Following an argument with his grandmother, Kemper shot her straight in the head using his grandfather’s .22 caliber rifle. When his grandfather came home, Kemper shot him as he walked up the driveway. According to Kemper, this way he would not find out about his dead wife.
Kemper then proceeded to call his mother and ask what to do. Then he turned himself in. He was sent to Atascadero State Hospital in the criminally insane unit. This was where his IQ was tested for the first time.
Kemper was released from Atascadero into the care of his mother on his 21st birthday in 1969. Clarnell was working in the University of California in Santa Cruz as an administrative assistant now.
Kemper still regularly checked in with probation psychologists. However, based on his experience he knew what to tell them so as to be considered a low risk.
After a year passed, Kemper moved out and lived across Northern California. However, he returned to his mother’s place periodically every time he ran short of money. Around that time, Kemper embarked on a murder spree which involved picking up young female hitchhikers, killing them, performing necrophilia with their corpses and then dismembering them.
Anita Luchessa and Mary Ann Pesce were his first victims. He came across the two Fresno State students while driving around Berkley, Calif. Initially Kemper brought them to a secluded wood nearby where he planned on raping them. However, he panicked and ended up choking and stabbing the women to their death.
After killing them, Kemper stowed their corpses in his trunk and drove back to his place in Alameda. He was stopped by an officer on the way for his broken taillight, but his car was not searched. Upon reaching home, Kemper raped the bodies, dismembered them and placed them in plastic bags. Next, he disposed of them near Loma Prieta Mountain in a ravine.
As he was not caught, Kemper continued this method of killing. His next victim was Aiko Koo, a 15-year-old Korean dance student. During his encounter with Koo, Kemper was nervous and even accidentally ended up locking himself out of his own car. But, he was capable of persuading Koo to let him back inside.

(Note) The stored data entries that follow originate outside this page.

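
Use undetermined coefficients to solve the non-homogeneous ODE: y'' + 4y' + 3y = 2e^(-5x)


Characteristic roots of r² + 4r + 3 = 0 are -3, -1.
y_h = C₁e^(-3x) + C₂e^(-x).
Forcing exponent -5 is not a characteristic root; try y_p = Ae^(-5x).
Substitute: A·(25 + (4)·-5 + (3)) = A·8 = 2, so A = 1/4.
General solution: y = C₁e^(-3x) + C₂e^(-x) + (1/4)e^(-5x).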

Kemper ran out of money by early 1973 and so moved back to his mother on the UC Santa Cruz campus. His killings continued over there and he murdered 3 more college students that he picked from campus.
One of his victims’ dismembered head was buried by Kemper in his mother’s garden. He did it so it would face upwards towards his mother’s bedroom. When asked about his actions, Kemper said that his mother “always wanted people to look up to her.”
On April 20, 1973, Kemper killed for the final time. He bludgeoned his mother to death while she slept by using a claw hammer. He then decapitated her head and raped it before putting it on a shelf and playing darts on it. He also cut out her larynx and tongue and threw them in the garbage disposal.
Afterwards, Kemper invited his mother’s best friend to the house. He proceeded to kill her as well and stole her car. He drove off, heading to Colorado. Upon not hearing of the killings on the news, he called the police from a payphone and confessed to the murders.
The police thought this was a prank and urged him to confess to all the murders if he wanted to grab their attention. Upon being questioned behind his motive to turn himself in, Kemper said “the original purpose was gone…I just said to hell with it and called it all off.”
Kemper was arrested and convicted of eight counts of first-degree murder. He then attempted to commit suicide twice but failed an eventually requested the death penalty. He failed again and was instead sentenced to seven consecutive life sentences.
Edmund Kemper was held alongside Charles Manson and Herbert Mullin in the California Medical Facility. He is still imprisoned there to this day. Kemper has willingly participated in multiple interviews from law enforcement officials and reporters.
Edmund Kemper is a model prisoner at the California Medical Facility. He spent more than 5,000 hours narrating audio books for the blind and is kept in charge of scheduling other inmates’ appointments with psychiatrists.